Conversation online has traditionally been very asynchronous. Instant message and email both log your messages with a timestamp, allowing you to maintain a history conversations for you to browse afterwards. You can message your friend knowing that she probably won’t respond immediately.
Phantachat is an online chat web app, but tries to mimic chat in person. Your messages linger for no longer than a few seconds, forcing you to have that page open on your screen to be able to follow the conversation. Messages are also sent in immediate real time, without having you to hit enter, and there is no backspace.
Websockets
Websocket is a web technology providing simultaneous two-way communications channels over a single TCP connection. This allows for immediate, seamless, synchronous data passing between the client and the server. We decided that in order to get the chat to behave as real time as possible, that we would choose to use Websockets (we went with Socket.io withNode.js/Express.js).
Unfortunately, there are very few free web/application hosting services out there that support websockets.

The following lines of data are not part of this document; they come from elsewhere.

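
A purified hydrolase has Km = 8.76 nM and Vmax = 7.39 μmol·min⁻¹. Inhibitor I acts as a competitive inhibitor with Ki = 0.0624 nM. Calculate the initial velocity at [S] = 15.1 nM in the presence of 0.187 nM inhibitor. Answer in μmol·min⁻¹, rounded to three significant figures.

With α = 1 + [I]/Ki = 1 + 0.187/0.0624 = 3.997, the competitive rate law is v = Vmax[S] / (αKm + [S]).
v = 7.39×15.1 / (3.997×8.76 + 15.1) = 111.6/50.11 = 2.23 μmol·min⁻¹.

2.23 μmol·min⁻¹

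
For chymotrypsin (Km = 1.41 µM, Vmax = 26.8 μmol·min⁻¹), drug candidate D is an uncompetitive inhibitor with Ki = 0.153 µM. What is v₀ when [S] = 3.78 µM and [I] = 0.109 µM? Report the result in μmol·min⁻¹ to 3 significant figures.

With α = 1 + [I]/Ki = 1 + 0.109/0.153 = 1.712, the uncompetitive rate law is v = (Vmax/α)·[S] / (Km/α + [S]).
v = (26.8/1.712)×3.78 / (1.41/1.712 + 3.78) = 59.16/4.603 = 12.9 μmol·min⁻¹.

12.9 μmol·min⁻¹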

Heroku doesn’t support web sockets, but you can configure your application to instead use long polling, which allows the client to send HTTP requests to the server at regular intervals and immediately receives a response.

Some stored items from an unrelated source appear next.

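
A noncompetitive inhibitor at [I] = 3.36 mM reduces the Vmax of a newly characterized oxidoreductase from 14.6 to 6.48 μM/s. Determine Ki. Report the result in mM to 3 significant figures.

Noncompetitive: Vmax,app = Vmax/α with α = 1 + [I]/Ki.
α = Vmax/Vmax,app = 14.6/6.48 = 2.253.
Ki = [I]/(α − 1) = 3.36/1.253 = 2.68 mM.

2.68 mM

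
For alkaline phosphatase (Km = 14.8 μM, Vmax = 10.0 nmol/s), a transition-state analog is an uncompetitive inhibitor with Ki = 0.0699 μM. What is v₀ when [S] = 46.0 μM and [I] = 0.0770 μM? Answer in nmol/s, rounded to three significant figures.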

Some other hosting platforms out there (www.appfog.com, http://www.dotcloud.com, http://www.nodejitsu.com) may support web sockets, but unfortunately they don’t provide a free tier. Our next plans are to spin up an instance on AWS so we can deploy a solution that uses websockets instead of long polling.
Dynamic Chatrooms
In order to generate a unique chatroom, we created added some logic to the routing: if someone goes to the root, then generate a new hash (I used the hashids package for generating codes) and redirect to the new route with the hash at the end and start a new socket.io namespace; if someone goes to a hash that exists, then throw that person into the same socket.io namespace; and if someone goes to a route that is a hash that doesn’t exist, the server will return an error page.
With socket.io, there are two main ways of creating ‘chatrooms': using ‘rooms’ or using ‘namespacing’. We decided to use namespacing, because namespaces can be connected to by the client (but only if it already exists on the server). With rooms, they can only be joined on the server side.

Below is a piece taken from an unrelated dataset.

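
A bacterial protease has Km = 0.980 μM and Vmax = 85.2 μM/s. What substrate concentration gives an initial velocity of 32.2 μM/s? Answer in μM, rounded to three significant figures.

Rearranging v = Vmax[S]/(Km+[S]) gives [S] = Km·v/(Vmax − v).
[S] = 0.980 × 32.2 / (85.2 − 32.2) = 31.56/53.00 = 0.595 μM.

0.595 μM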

When a new namespace is created (when a new hash is generated on the server), the server creates a new namespace, then passes the hash to the client to allow the client to join that specific namespace.
Next Steps
This is still a very simple app. Next steps could be sharing other types of media that will also vanish within a few seconds (images, for instance). Or to allow more than two people to join each chat room (right now, it is only one on one).
Suggestions, feedback, and new ideas are always welcome!